Despite the growing international condemnation, Pakistan refuses to mend its ways on terror funding and cross-border misadventure. As an instrument of state policy, terrorism is so well entrenched that the Deep State has no means to come out of the self-created trap. No wonder the global anti-terrorism watchdog —Financial Action Task Force (FATF) — is still unwilling to remove Pakistan from its ‘grey list’. Instead, the Paris-based multilateral body said it will conduct an onsite visit to ascertain if steps taken by the country to curb terror financing and money laundering are “sustainable and irreversible”. The announcement came after a four-day plenary meeting in Berlin, with FATF president Marcus Pleyer saying Pakistan had largely addressed the 34 action items from two action plans given to the country to crack down on financing of terror groups and money laundering but the decision on removing from the grey list will be taken only after the field visit in October. This confirms India’s suspicion that the hostile neighbour has made only cosmetic changes in its policies to impress the international community but there is no improvement at the ground level. Pakistan’s detention of suspects and prosecution of commanders of UN-designated terror groups have been eyewash. So far, it has failed to take action against terror financing of terrorists living on its soil. Islamabad has been on the FATF grey list since 2018. This grey listing has adversely impacted its imports, exports, remittances and limited access to international lending.

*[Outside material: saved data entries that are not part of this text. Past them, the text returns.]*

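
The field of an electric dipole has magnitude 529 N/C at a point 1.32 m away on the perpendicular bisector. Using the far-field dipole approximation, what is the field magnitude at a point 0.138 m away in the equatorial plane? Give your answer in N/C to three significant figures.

E ≈ 4.63×10⁵ N/C

Dipole fields scale as 1/r³ in the far field; the geometry is the same at both points.
E₂ = E₁ · (r₁/r₂)³ = 529 · (1.32/0.138)³.
(r₁/r₂)³ = (9.565)³ = 875.2.
E₂ ≈ 4.630×10⁵ N/C.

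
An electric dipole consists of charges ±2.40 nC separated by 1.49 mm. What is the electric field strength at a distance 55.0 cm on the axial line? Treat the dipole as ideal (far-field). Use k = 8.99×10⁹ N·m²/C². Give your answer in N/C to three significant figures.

E ≈ 0.386 N/C

Dipole moment p = qd = (2.40×10⁻⁹ C)(0.00149 m) = 3.576×10⁻¹² C·m.
On the dipole axis E = 2kp/r³.
E = 2·(8.99×10⁹)(3.576×10⁻¹²) / (0.550)³ = 0.3865 N/C.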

Pakistan’s economy is in such a dire state that it is dependent on international aid for survival. It must realise the grave consequences of exporting terror at the behest of military bosses. An independent think tank in Pakistan has estimated that it has cost the economy $38 billion since the country was put on the grey list, which could have scared away investors and creditors. Despite the financial repercussions, the relentless drone drops in J&K and Punjab, infiltration attempts and targeted killings are proof that the state policy of wounding India remains robust. The double standards and inconsistencies in the global support for the war against terror mean that India has to redouble efforts to secure its borders and fight the protracted battle largely on its own strengths — a fact made clearer as China blocked a joint proposal by India and the United States to designate Pakistan-based top LeT militant Abdul Rehman Makki as a global terrorist under the UN sanctions committee. His involvement in raising funds, recruiting and radicalising youths for attacks in India is uncontested. Yet, he is out of bounds. Pakistan must come clean on the issue and complete all the tasks mentioned in the FATF action plan in its own interests. It has so far avoided being on the black list with help from China, Turkey and Malaysia.